Last week, Lawrence’s 16-member Emergency Response Team got to test the simulator, concealed in a 48-foot mobile trailer.

“I loved it,” said police Lt. Jim Raso, who directs training for the team. “The benefit to that is using your own weapon in the training.”

“It’s exposing us to shoot, no-shoot scenarios,” police Lt. Scott McNamara said. “Testing our decision-making.”

The training trailer is owned by Blue Line Corp. of Beverly, a business run by Paul Polonsky, an Ipswich police officer. The trailer, which doubles as an inside shooting range, is used to hone firearms skills. The trailer is reinforced with ballistic steel so that the live ammunition the officers use can’t escape.

“We can shoot handguns; we can shoot machine guns; we can shoot shotguns in here,” Polonsky said.

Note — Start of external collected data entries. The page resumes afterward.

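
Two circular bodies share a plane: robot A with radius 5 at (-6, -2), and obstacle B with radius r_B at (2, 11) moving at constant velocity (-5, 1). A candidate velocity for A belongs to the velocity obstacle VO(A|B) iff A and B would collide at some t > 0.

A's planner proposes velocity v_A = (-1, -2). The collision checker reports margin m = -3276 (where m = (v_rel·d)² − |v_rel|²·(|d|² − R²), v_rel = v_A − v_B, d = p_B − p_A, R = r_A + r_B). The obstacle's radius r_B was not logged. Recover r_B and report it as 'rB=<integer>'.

m = -3276
d = (8, 13);  v_rel = (4, -3),  |v_rel|² = 25
v_rel×d = (4)·(13) − (-3)·(8) = 76
since m = R²·25 − 76²:  R² = (5776 + -3276) / 25 = 100
R = √100 = 10  ⇒  r_B = 10 − 5 = 5

rB=5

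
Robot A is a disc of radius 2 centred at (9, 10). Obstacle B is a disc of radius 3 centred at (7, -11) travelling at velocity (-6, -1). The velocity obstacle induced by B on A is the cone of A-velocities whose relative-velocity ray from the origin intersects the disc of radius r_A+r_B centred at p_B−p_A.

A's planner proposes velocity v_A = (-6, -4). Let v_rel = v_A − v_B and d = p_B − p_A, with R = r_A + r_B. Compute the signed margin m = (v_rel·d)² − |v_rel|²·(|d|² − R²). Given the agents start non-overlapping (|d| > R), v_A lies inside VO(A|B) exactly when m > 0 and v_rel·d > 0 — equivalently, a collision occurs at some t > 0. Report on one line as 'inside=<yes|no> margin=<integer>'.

d = (-2, -21),  |d|² = 445;  R = 2+3 = 5,  c = 445−5² = 420
v_rel = (0, -3),  |v_rel|² = 9;  v_rel·d = (0)·(-2) + (-3)·(-21) = 63
9·t² − 126·t + 420 = 0  ⇒  m = 63² − 9·420 = 189
m = 189 > 0,  v_rel·d = 63 > 0  ⇒  inside

inside=yes margin=189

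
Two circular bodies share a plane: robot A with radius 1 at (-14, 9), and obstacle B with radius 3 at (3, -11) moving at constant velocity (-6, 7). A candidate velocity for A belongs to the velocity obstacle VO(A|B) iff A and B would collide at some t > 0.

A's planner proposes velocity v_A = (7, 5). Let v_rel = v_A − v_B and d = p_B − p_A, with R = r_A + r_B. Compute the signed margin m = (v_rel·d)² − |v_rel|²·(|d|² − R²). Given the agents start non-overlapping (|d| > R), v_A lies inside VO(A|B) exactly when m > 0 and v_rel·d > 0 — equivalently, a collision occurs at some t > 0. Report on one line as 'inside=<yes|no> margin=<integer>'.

d = (17, -20),  |d|² = 689;  R = 1+3 = 4,  c = 689−4² = 673
v_rel = (13, -2),  |v_rel|² = 173;  v_rel·d = (13)·(17) + (-2)·(-20) = 261
173·t² − 522·t + 673 = 0  ⇒  m = 261² − 173·673 = -48308
m = -48308 < 0,  v_rel·d = 261 > 0  ⇒  outside

inside=no margin=-48308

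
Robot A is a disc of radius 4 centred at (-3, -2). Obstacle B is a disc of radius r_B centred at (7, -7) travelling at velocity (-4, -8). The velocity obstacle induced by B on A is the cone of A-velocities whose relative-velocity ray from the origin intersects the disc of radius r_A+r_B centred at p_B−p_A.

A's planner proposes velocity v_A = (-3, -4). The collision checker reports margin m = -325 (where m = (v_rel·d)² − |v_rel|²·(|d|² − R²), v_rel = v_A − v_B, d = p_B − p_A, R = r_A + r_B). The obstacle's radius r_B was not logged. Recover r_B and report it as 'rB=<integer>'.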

Blue Line takes its training range to different police departments, which the company says is more cost-effective than sending officers on overtime to private firearms ranges.

Though it may look like a game, the training is not, police say.

Each scenario the officer faces calls for a different reaction.

On his second turn in the simulator, Pennington is confronted by a visibly angry, rifle-wielding husband. The man is standing at the top of a flight of stairs, refusing to come down.

Pennington shoots him in the groin to disarm him, but not kill him.

“Nice shot, Terry,” McNamara says.

“He’s going to come down the stairs now,” Polonsky says.